Although Smith did not produce state and national figures at Monday's meeting, the data is available from the U.S. Department of Education.

Several years ago, black students accounted for 16.8 percent of the nation's total public school enrollment, according to projected values in the U.S. Department of Education's 2004 Civil Rights Data Collection. Yet black students tallied 37 percent of all out-of-school suspensions handed out to students, and 34.5 percent of the total expulsions nationwide.

During the same year in South Carolina, black students were 38.5 percent of the state's total enrollment, according to the same federal data report. Despite accounting for less than half of the state's student population, blacks tallied 62.8 percent of all out-of-school suspensions and 66 percent of the state's expulsions.

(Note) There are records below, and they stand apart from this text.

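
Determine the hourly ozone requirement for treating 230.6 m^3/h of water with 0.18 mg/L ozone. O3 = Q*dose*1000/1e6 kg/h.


O3 demand (mg/h) = Q * dose * 1000 = 230.6 * 0.18 * 1000 = 41508 mg/h
Convert mg to kg: 41508 / 1e6 = 0.041508 kg/h

0.041508 kg/h


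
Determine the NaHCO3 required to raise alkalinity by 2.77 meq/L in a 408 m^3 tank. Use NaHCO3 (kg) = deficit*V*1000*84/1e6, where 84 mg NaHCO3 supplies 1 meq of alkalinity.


Tank volume in L = 408 m^3 * 1000 = 408000 L
Total meq required = 2.77 meq/L * 408000 L = 1130160 meq
NaHCO3 mass = 1130160 meq * 84 mg/meq / 1e6 = 94.9334 kg

94.9334 kg


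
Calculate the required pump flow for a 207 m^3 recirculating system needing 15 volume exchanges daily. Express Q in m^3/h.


Daily recirculation volume = 207 m^3 * 15 = 3105 m^3/day
Flow rate Q = daily volume / 24 h = 3105 / 24 = 129.375 m^3/h

129.375 m^3/h


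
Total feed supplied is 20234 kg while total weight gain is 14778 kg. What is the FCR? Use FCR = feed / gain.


FCR = feed consumed / weight gained
FCR = 20234 kg / 14778 kg = 1.3692

1.3692


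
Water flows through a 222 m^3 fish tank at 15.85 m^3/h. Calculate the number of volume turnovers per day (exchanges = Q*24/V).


Daily flow volume = 15.85 m^3/h * 24 h = 380.4 m^3/day
Exchanges = daily flow / tank volume = 380.4 / 222 = 1.71351 exchanges/day

1.71351 exchanges/day


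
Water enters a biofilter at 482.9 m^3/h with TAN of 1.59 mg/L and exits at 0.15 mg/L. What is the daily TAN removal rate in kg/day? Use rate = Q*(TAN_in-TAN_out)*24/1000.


Concentration drop: TAN_in - TAN_out = 1.59 - 0.15 = 1.44 mg/L
Hourly TAN removed = Q * dTAN = 482.9 m^3/h * 1.44 mg/L = 695.376 g/h  (m^3/h * mg/L = g/h)
Daily TAN removed = 695.376 * 24 = 16689.024 g/day
Convert to kg/day: 16689.024 / 1000 = 16.689024 kg/day

16.689024 kg/day


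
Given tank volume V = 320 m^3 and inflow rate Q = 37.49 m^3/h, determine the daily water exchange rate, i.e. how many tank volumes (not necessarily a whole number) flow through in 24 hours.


Daily flow volume = 37.49 m^3/h * 24 h = 899.76 m^3/day
Exchanges = daily flow / tank volume = 899.76 / 320 = 2.81175 exchanges/day

2.81175 exchanges/day


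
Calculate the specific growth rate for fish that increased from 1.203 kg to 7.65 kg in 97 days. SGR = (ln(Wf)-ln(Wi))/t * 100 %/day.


ln(W_f) = ln(7.65) = 2.0347056
ln(W_i) = ln(1.203) = 0.18481844
ln(W_f) - ln(W_i) = 2.0347056 - 0.18481844 = 1.8498872
SGR = 1.8498872 / 97 * 100 = 1.9071 %/day

1.9071 %/day


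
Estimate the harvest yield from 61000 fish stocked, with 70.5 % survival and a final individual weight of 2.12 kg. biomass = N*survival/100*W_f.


Survivors = 61000 * 70.5/100 = 43005 fish
Harvest biomass = survivors * W_f = 43005 * 2.12 = 91170.6 kg

91170.6 kg


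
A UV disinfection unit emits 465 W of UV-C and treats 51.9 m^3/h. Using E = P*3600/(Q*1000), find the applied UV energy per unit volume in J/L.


Energy delivered per hour = 465 W * 3600 s = 1674000 J/h
Volume treated per hour = 51.9 m^3/h * 1000 = 51900 L/h
dose = 1674000 / 51900 = 32.2543 J/L

32.2543 J/L


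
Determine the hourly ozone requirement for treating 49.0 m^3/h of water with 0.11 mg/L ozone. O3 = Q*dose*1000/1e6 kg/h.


O3 demand (mg/h) = Q * dose * 1000 = 49.0 * 0.11 * 1000 = 5390 mg/h
Convert mg to kg: 5390 / 1e6 = 0.00539 kg/h

0.00539 kg/h


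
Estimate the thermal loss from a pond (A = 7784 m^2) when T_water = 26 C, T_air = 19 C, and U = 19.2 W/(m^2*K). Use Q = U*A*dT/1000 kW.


Temperature difference dT = 26 - 19 = 7 K
Heat loss (W) = U * A * dT = 19.2 * 7784 * 7 = 1046169.6 W
Convert to kW: 1046169.6 / 1000 = 1046.1696 kW

1046.1696 kW


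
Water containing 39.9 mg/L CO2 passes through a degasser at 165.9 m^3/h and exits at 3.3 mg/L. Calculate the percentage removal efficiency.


CO2_out / CO2_in = 3.3 / 39.9 = 0.082706767
Fraction remaining = 0.082706767
efficiency = (1 - 0.082706767) * 100 = 91.7293 %

91.7293 %


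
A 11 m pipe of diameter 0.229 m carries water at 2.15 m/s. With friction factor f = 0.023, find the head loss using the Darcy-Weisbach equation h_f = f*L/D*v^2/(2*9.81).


v^2 = 2.15^2 = 4.6225 m^2/s^2
L/D = 11/0.229 = 48.034934
h_f = f*(L/D)*v^2/(2g) = 0.023 * 48.034934 * 4.6225 / 19.62 = 0.260293 m

0.260293 m


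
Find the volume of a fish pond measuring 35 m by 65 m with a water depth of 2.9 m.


Base area = L * W = 35 * 65 = 2275 m^2
Volume = area * depth = 2275 * 2.9 = 6597.5 m^3

6597.5 m^3


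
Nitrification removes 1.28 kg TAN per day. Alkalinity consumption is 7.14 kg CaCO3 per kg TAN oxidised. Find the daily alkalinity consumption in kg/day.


Alkalinity factor: 7.14 kg CaCO3 consumed per kg TAN nitrified
alk = 1.28 kg TAN * 7.14 = 9.1392 kg CaCO3/day

9.1392 kg CaCO3/day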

Smith said the local, state and national figures are shocking and prove the black community needs to do more to highlight the discrepancy and discuss the reasons for it. "We should be looking at another major civil rights battle," Smith said. "We have a major issue on our hands."

The Post and Courier requested similar data from all local school districts Tuesday under the Freedom of Information Act, asking them to break down suspensions and expulsions along racial lines. Berkeley County School District officials said they would supply their data today.

Jack McDevitt, director of Northeastern University's Institute on Race and Justice in Boston, said the national statistics show the issue isn't just a Southern states problem. Instead, McDevitt said the disproportionate number of black suspensions and expulsions are a result of zero-tolerance policies enacted by some school districts in the wake of violent outbursts on school campuses.

The zero-tolerance policies call for stricter punishments for misbehavior such as petty theft, drugs and fights, McDevitt said, and national research shows that black and Hispanic students are bearing the brunt of the penalties for these infractions. Other experts have called the phenomenon the "school to prison pipeline" as minority youths kicked out of school for disciplinary reasons often find themselves with few options besides crime, he said.

Schools and districts concerned about the disparity should do a more thorough job of monitoring their discipline statistics along racial lines, McDevitt said, adding that most districts don't circulate or publicize their discipline data, especially how suspensions and expulsions break down by race.

"Most schools don't even keep these kinds of records, so they wouldn't know how their discipline strategies are disproportionately affecting one group over another," he said. "If you don't look, you never know. Schools monitor who passes their standardized tests, but not who is leaving their school."